A third point noted that the present Gooseberry (Narrows) tunnel that transfers water from Fairview Lake to Sanpitch drainage "is in need of rehabilitation to maintain and enhance its dependability and capability to deliver water" to Sanpete County.
The debate about the Gooseberry-Narrows project has been going on for between 70 and 100 years.
Official records of discussions and agreements about the matter started in the 1930s.
The project was declared dead for different reasons during the years, including the lack of money at the beginning of World War II to build such a project, the extreme cost verses the benefits and environmental impacts of such a move.
The majority of the discussion about the project has centered around water for agriculture in northern Sanpete County.
But the first reason identified under the purpose and need for action in the notice concerns municipal water use, a point that opponents of the project have been vocalizing for years.

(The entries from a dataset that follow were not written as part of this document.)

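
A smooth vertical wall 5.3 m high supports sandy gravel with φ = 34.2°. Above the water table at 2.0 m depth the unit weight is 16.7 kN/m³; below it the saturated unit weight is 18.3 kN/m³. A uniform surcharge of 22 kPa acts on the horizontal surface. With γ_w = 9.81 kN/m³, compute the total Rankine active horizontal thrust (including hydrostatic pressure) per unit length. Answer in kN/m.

139 kN/m

K_a = tan²(45° − φ/2) = 0.2803.
γ' = 18.3 − 9.81 = 8.490 kN/m³. h₂ = H − d_w = 3.3 m.
σ'_h: at surface K_a·q = 6.168; at WT K_a(q+γd_w) = 15.53; at base K_a(q+γd_w+γ'h₂) = 23.39 kPa.
P₁ = ½(6.168+15.53)×2.0 = 21.70; P₂ = ½(15.53+23.39)×3.3 = 64.21; P_w = ½γ_w h₂² = 53.42.
Total = 21.70+64.21+53.42 = 139.3 kN/m.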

If the proposed dam and reservoir are constructed, the collection system will draw water from the upper Price River drainage. The proposed dam will lower the supply of available to Scofield Reservoir, Carbon County's primary water supply for agricultural, industrial and municipal use.
In a related action, special service district board member Sam Quigley has requested that the Utah Mining Association come out against the Gooseberry-Narrows project.
Quigley acts as vice president of operations for Andalex Resources, Inc. The company operates a mine and coal facility in Carbon County.
In the letter to association president Greg Fredde, Quigley pointed out that the "availability of water in Carbon County is vital to the future of Carbon County's industry and Utah's coal mining industry."
"As we deplete the high quality reserves of Utah (coal), lower quality reserves will be mined necessitating the use of wash plants to upgrade the coal to a marketable level. Wash plants demand significant volumes of water to operate," explained the Andalex Resources vice president. And the construction of the project will "jeopardize the availability" of that water.
In addition, Quigley's letter pointed out that power generation could be affected, too, since the plants are dependent upon large amounts of water to create steam to drive turbines that turn the generators.
The last concern raised by Quigley has been addressed by several Utah electricity producers and suppliers. According to the utilities, lowering the amount of available water could directly affect the Carbon plant in Price Canyon, particularly in drought years when flows drop in the river.